Алексееву очень хотелось знать, где сейчас находится Таганцев. Тот, словно бы почувствовав что-то, несколько часов назад исчез. Ну будто в воду канул. Наружное наблюдение не уследило за Таганцевым.
Алексеев вздохнул, выбрался из-за стола и отправился к начальству на доклад — сил отдела, которым руководил Алексеев, на ликвидацию организации, насчитывающей несколько сот человек, не хватало.
«Всё же где Таганцев, куда он делся?» — настроение Алексеева, пока он шёл по коридору, предъявляя мандат часовым — по дороге их встретилось двое, — было неважным, но когда он вошёл в приёмную Семёнова, то постарался всё оставить за порогом, улыбнулся бледнолицему помощнику председателя губчека с длинным унылым носом, склонившемуся над столом и, взявшись за ручку двери, спросил:
— Есть там кто-нибудь?
— Вас ждут! — помощник не спеша встал из-за стола, но Алексеев уже вырубил его из своего сознания, потянул дверь на себя и, прежде чем войти в кабинет председателя, ещё раз задал себе вопрос: «Где Таганцев, куда он скрылся?» — и вопрос второй, который раньше не приходил, а сейчас возник, ибо эти два человека были тесно связаны между собой: «А где Вячеславский, он же Шведов?
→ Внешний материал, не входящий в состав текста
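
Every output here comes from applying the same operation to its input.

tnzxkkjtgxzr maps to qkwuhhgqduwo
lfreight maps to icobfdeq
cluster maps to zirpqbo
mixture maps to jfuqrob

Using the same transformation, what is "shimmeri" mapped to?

pefjjbof

In each case the input is transformed by: shift every letter 3 places backward in the alphabet (wrapping around).
On "shimmeri" that produces "pefjjbof".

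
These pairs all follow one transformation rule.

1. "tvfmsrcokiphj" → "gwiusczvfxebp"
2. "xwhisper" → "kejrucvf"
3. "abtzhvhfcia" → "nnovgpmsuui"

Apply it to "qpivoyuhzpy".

dlccvmiubhl

Each output is the input with this applied: take characters alternately from the front and the back (1st, last, 2nd, 2nd-last, ...), then shift every letter 13 places forward in the alphabet (wrapping around) — i.e. ROT13.
"qpivoyuhzpy" → "dlccvmiubhl".
(Check on "tvfmsrcokiphj": → "tjvhfpmiskroc" → "gwiusczvfxebp" ✓)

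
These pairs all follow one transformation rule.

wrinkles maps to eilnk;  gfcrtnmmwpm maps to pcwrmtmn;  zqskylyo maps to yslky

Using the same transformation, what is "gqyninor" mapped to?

The rule is to take characters alternately from the front and the back (1st, last, 2nd, 2nd-last, ...), then delete the first 3 characters.
Starting from "gqyninor": after the first operation, "grqoynni"; after the second, "oynni".

oynni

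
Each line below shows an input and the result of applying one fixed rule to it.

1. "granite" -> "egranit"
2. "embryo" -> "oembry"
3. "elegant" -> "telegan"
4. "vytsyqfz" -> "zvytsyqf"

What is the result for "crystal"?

Rule — move the last character to the front.
For "crystal" the result is "lcrysta".

lcrysta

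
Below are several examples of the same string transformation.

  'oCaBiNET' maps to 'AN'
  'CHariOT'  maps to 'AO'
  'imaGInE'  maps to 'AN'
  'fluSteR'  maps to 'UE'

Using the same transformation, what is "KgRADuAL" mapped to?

RU

Looking at the pairs, the operation is to keep one character in every 3, starting at position 3 (positions 3rd, 6th, 9th, ...), then convert every letter to uppercase.
Working it through for "KgRADuAL": intermediate "Ru", final "RU".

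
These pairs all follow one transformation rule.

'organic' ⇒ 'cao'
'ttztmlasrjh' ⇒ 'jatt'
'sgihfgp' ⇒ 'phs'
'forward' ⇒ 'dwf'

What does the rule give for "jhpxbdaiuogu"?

oaxj

The rule is to keep one character in every 3, starting at position 1 (positions 1st, 4th, 7th, ...), then reverse the string.
On "jhpxbdaiuogu": the first step gives "jxao", and the second then gives "oaxj".
(Check on "ttztmlasrjh": → "ttaj" → "jatt" ✓)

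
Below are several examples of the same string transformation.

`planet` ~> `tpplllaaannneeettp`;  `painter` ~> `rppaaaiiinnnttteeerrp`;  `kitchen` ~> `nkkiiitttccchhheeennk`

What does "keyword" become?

The transformation: repeat every character 3 times, then swap the first and last characters.
"keyword" → "kkkeeeyyywwwooorrrddd" → "dkkeeeyyywwwooorrrddk".

dkkeeeyyywwwooorrrddk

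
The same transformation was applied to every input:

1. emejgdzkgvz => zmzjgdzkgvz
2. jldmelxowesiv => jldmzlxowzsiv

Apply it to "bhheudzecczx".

What's happening: replace every "e" with "z".
"bhheudzecczx" → "bhhzudzzcczx".

bhhzudzzcczx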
Не вместе ли с Таганцевым укатил?… Но куда? Мест много. Скажем, в Москву. Или в Кострому. Или в Тверь».
Не знал Алексеев, что он недалёк от истины; то, что он не мог сопоставить, совместить с помощью фактов, он дополнял аналитическими данными — пропускал через себя, через мозг то, что есть, и дорисовывал отсутствующее звено в цепи. Чутьё Алексеева не обманывало — недаром им восхищался Крестов.
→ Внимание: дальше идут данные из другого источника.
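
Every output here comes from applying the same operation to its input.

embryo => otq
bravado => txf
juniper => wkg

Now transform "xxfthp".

zvr

What's happening: shift every letter 2 places forward in the alphabet (wrapping around), then keep every other character starting from the second (positions 2nd, 4th, 6th, ...).
"xxfthp" → "zzhvjr" → "zvr".
(Check on "embryo": → "godtaq" → "otq" ✓)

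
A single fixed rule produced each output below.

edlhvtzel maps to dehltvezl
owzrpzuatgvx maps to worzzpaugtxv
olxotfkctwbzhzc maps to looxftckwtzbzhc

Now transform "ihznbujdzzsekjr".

hinzubdjzzesjkr

Each output is the input with this applied: swap each adjacent pair of characters (1↔2, 3↔4, ...).
"ihznbujdzzsekjr" → "hinzubdjzzesjkr".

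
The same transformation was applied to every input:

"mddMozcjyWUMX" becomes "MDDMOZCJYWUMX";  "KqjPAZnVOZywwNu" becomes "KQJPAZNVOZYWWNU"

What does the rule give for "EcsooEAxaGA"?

ECSOOEAXAGA

The rule is to convert every letter to uppercase.
On "EcsooEAxaGA" that produces "ECSOOEAXAGA".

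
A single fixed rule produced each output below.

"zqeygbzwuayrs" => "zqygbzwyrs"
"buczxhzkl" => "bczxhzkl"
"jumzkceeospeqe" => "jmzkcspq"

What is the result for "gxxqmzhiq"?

gxxqmzhq

The rule is to remove every vowel.
So "gxxqmzhiq" becomes "gxxqmzhq".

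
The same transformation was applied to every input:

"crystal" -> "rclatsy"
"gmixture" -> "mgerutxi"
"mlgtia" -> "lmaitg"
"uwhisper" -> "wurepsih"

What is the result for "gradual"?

In each case the input is transformed by: move the first 2 characters to the end (rotate left by 2), then reverse the string.
Doing the same to "gradual": "rglauda".

rglauda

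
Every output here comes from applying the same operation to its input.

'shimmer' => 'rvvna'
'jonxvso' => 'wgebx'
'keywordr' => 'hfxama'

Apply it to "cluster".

In each case the input is transformed by: shift every letter 9 places forward in the alphabet (wrapping around), then delete the first 2 characters.
For "cluster", step one produces "ludbcna"; step two turns that into "dbcna".

dbcna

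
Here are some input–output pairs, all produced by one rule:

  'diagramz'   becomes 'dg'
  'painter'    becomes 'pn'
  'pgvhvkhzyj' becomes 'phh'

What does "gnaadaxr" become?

Each output is the input with this applied: keep one character in every 3, starting at position 1 (positions 1st, 4th, 7th, ...), then delete the last character.
On "gnaadaxr" that produces "ga".

ga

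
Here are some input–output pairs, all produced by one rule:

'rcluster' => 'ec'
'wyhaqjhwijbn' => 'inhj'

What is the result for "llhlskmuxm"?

ull

Looking at the pairs, the operation is to swap the front and back halves of the string, then keep one character in every 3, starting at position 3 (positions 3rd, 6th, 9th, ...).
"llhlskmuxm" → "ull".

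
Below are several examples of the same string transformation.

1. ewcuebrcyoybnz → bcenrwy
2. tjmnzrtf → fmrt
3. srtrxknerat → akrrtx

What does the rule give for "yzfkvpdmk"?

dkmvz

Each output is the input with this applied: sort the characters into alphabetical order, then keep every other character starting from the first (positions 1st, 3rd, 5th, ...).
"yzfkvpdmk" → "dfkkmpvyz" → "dkmvz".
(Check on "srtrxknerat": → "aeknrrrsttx" → "akrrtx" ✓)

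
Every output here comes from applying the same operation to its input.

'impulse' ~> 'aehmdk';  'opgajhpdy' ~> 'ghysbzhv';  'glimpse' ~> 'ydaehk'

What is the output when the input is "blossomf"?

tdgkkge

In each case the input is transformed by: shift every letter 8 places backward in the alphabet (wrapping around), then delete the last character.
On "blossomf" that produces "tdgkkge".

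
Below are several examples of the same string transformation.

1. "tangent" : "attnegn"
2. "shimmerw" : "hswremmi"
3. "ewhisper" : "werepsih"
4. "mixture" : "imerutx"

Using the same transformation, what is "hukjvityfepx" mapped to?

What's happening: move the first 2 characters to the end (rotate left by 2), then reverse the string.
On "hukjvityfepx": the first step gives "kjvityfepxhu", and the second then gives "uhxpefytivjk".

uhxpefytivjk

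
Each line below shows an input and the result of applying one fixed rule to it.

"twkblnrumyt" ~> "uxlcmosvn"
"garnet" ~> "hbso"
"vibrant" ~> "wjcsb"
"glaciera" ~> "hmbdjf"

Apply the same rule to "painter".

qbjou

In each case the input is transformed by: delete the last 2 characters, then shift every letter 1 place forward in the alphabet (wrapping around).
Starting from "painter": after the first operation, "paint"; after the second, "qbjou".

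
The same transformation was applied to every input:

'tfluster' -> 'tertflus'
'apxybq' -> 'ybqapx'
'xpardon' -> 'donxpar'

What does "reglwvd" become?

The rule is to move the last 3 characters to the front (rotate right by 3).
So "reglwvd" becomes "wvdregl".

wvdregl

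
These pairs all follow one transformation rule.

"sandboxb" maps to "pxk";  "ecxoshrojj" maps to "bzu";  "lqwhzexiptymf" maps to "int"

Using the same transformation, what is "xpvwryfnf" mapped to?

The pattern: shift every letter 3 places backward in the alphabet (wrapping around), then keep only the first 3 characters.
On "xpvwryfnf": the first step gives "umstovckc", and the second then gives "ums".

ums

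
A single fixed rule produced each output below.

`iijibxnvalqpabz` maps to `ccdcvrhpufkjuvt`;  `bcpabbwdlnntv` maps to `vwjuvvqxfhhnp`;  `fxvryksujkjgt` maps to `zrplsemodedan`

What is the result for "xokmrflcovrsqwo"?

Rule — shift every letter 6 places backward in the alphabet (wrapping around).
"xokmrflcovrsqwo" → "rieglzfwiplmkqi".

rieglzfwiplmkqi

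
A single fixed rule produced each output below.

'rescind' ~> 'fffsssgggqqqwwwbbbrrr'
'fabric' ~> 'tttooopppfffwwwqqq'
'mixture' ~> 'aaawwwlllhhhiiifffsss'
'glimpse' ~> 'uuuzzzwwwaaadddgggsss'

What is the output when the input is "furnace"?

The transformation: repeat every character 3 times, then shift every letter 12 places backward in the alphabet (wrapping around).
Working it through for "furnace": intermediate "fffuuurrrnnnaaaccceee", final "tttiiifffbbboooqqqsss".

tttiiifffbbboooqqqsss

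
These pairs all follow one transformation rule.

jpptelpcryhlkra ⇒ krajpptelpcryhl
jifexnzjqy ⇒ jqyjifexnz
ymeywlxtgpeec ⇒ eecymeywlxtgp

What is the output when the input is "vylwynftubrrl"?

rrlvylwynftub

The rule is to move the last 3 characters to the front (rotate right by 3).
On "vylwynftubrrl" that produces "rrlvylwynftub".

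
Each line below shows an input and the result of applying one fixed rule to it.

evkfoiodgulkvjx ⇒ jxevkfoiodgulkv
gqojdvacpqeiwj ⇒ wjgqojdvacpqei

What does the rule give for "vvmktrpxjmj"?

Each output is the input with this applied: move the last 2 characters to the front (rotate right by 2).
On "vvmktrpxjmj" that produces "mjvvmktrpxj".

mjvvmktrpxj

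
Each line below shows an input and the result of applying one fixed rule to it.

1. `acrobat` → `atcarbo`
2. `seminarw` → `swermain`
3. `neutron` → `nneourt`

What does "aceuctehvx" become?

What's happening: take characters alternately from the front and the back (1st, last, 2nd, 2nd-last, ...).
"aceuctehvx" → "axcvehuect".

axcvehuect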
А Таганцев в это время трясся в медленном поезде, разбитом настолько, что через щели в полу было видно железнодорожное полотно. Он должен был побывать в трёх приметных местах, решить «сапропелевые» и прочие дела: в Москве, под Тверью, ещё, если позволит время, в Вологде и в Вышнем Волочке.
Спать в таких поездах невозможно: паровоз ревёт и свистит так, что лопаются барабанные перепонки, — а Таганцев ехал в головном вагоне, всё было хорошо слышно, — останавливается у каждого столба, вокруг на скамьях сидят вонючие мешочницы, дух источают такой, что пространство перед глазами покрывается серыми подвижными пятнами, разваливающийся вагон скрипит так резко и противно, что хоть зубы вырывай — они ноют, не дают покоя… Но другие поезда на юг не шли, их не было, приходилось довольствоваться тем, что имелось, пресловутыми «пятьсот весёлыми», совершенно разбитыми, с напрочь вынесенными окнами вагонами. В часть окон вместо стёкол была вставлена фанера.